Inadequate food parcels being offered to families on free school meals are nothing short of outrageous
3 min read
Families deserve dignity and rightly expect high-quality food for their children during school closures. The food provision offered to families in receipt of free school meals is simply not good enough.
Free school meals aren’t a luxury. They’re a hard fought for necessity for millions of children up and down the country.
For some children, the meal they receive at school is the only nutritious meal they will have to eat that day.
So, when schools closed for the second time in ten months due to tighter lockdown restrictions earlier this month, getting food to families in receipt of free school meals was crucial.
Without immediate guidance from the Department for Education, schools, catering teams and Local Authorities across the country stepped up to ensure children continued to receive food whilst they were away from school.
The All-Party Parliamentary Group on School Food, which I set up and have chaired for ten years, wrote to the Department for Education last week calling on the Minister to encourage schools to use their existing catering teams to provide food provision.
Like a lot of industries, the school food supply chain has taken a significant hit throughout the pandemic as demand ebbs and flows with school closures and attendance rates.
The APPG wants the school food supply chain and sector to survive the pandemic and be ready to return to business as usual when schools reopen so that children can once again receive a hot and healthy meal at school.
Stale bread, browning bananas, peppers and tomatoes cut in half and tins of beans do not meet the expectations or standards of meals in our schools
There is no silver bullet when it comes to replacing that meal. But it’s clear from the photos circulating on social media that some of the food provision offered to families in receipt of free school meals is simply not good enough.

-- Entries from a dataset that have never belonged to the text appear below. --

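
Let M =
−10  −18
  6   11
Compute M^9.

tr M = 1 and det M = −2, so the characteristic polynomial is λ² − (1)λ + (−2) with roots −1 and 2.
Eigenvectors give P = [[−2, 3], [1, −2]] with P⁻¹ = [[−2, −3], [−1, −2]], and M = P·diag(−1, 2)·P⁻¹.
Then M^9 = P·diag(−1, 512)·P⁻¹ = [[2, 1536], [−1, −1024]] · [[−2, −3], [−1, −2]] = [[−1540, −3078], [1026, 2051]].

[[−1540, −3078], [1026, 2051]]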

Families deserve dignity and rightly expect high-quality food to ensure that their children continue to eat healthy food throughout the school closures. But stale bread, browning bananas, peppers and tomatoes cut in half and tins of beans do not meet those expectations or the standards of meals in our schools.

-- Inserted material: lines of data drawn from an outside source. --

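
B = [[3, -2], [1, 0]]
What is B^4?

[[31, -30], [15, -14]]

tr B = 3 and det B = 2, so the characteristic polynomial is λ² − (3)λ + (2) with roots 1 and 2.
Eigenvectors give P = [[-1, 2], [-1, 1]] with P⁻¹ = [[1, -2], [1, -1]], and B = P·diag(1, 2)·P⁻¹.
Then B^4 = P·diag(1, 16)·P⁻¹ = [[-1, 32], [-1, 16]] · [[1, -2], [1, -1]] = [[31, -30], [15, -14]].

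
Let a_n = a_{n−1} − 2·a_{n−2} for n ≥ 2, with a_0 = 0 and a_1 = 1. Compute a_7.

With companion matrix Q = [[1, −2], [1, 0]], [a_n, a_{n−1}]ᵀ = Q·[a_{n−1}, a_{n−2}]ᵀ, so [a_7, a_6]ᵀ = Q⁶·[a_1, a_0]ᵀ.
Q⁶ = [[7, −10], [5, 2]], giving [a_7, a_6]ᵀ = [[7], [5]].

7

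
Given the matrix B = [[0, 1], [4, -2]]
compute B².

[[4, -2], [-8, 8]]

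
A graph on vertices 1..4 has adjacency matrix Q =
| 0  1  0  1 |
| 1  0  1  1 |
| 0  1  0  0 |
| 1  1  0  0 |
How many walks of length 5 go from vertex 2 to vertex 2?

The number of length-5 walks from vertex 2 to vertex 2 is entry (2,2) of Q⁵, where Q is the adjacency matrix.
Q² = [[2, 1, 1, 1], [1, 3, 0, 1], [1, 0, 1, 1], [1, 1, 1, 2]]
Q³ = [[2, 4, 1, 3], [4, 2, 3, 4], [1, 3, 0, 1], [3, 4, 1, 2]]
Q⁴ = [[7, 6, 4, 6], [6, 11, 2, 6], [4, 2, 3, 4], [6, 6, 4, 7]]
Q⁵ = [[12, 17, 6, 13], [17, 14, 11, 17], [6, 11, 2, 6], [13, 17, 6, 12]]

14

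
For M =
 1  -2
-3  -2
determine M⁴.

[[55, 34], [51, 106]]

M² = [[7, 2], [3, 10]]
M³ = [[1, -18], [-27, -26]]
M⁴ = [[55, 34], [51, 106]]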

The photos on social media are nothing short of outrageous. I share the anger and heartbreak of families who have received inadequate food parcels and know that if they had directly received the cost of the food themselves, they would have been able to purchase more appropriate food for their families.
That’s why I am pleased to see a return of the national voucher scheme next week.
The vouchers aren’t perfect; in the first lockdown, schools and families had difficulties accessing the scheme and some parents faced their voucher being declined at the till.
But the vouchers will see a return to dignity for families, who will be able to choose the food that is right for them, not what providers think is right for them.
Nutritious food is so important to the health and development of our children. They’re going to need it as we make our way through the pandemic and begin to recover from it.
That’s why, as Chair of the APPG on School Food, I will continue to campaign to ensure every child has access to healthy and affordable food so that they can grow up to be fit and healthy adults.
And I will campaign to ensure that when schools return, children once again receive the hot and healthy meals they need and deserve.
Sharon Hodgson is the Labour MP for Washington and Sunderland West and chair of the APPG on school food.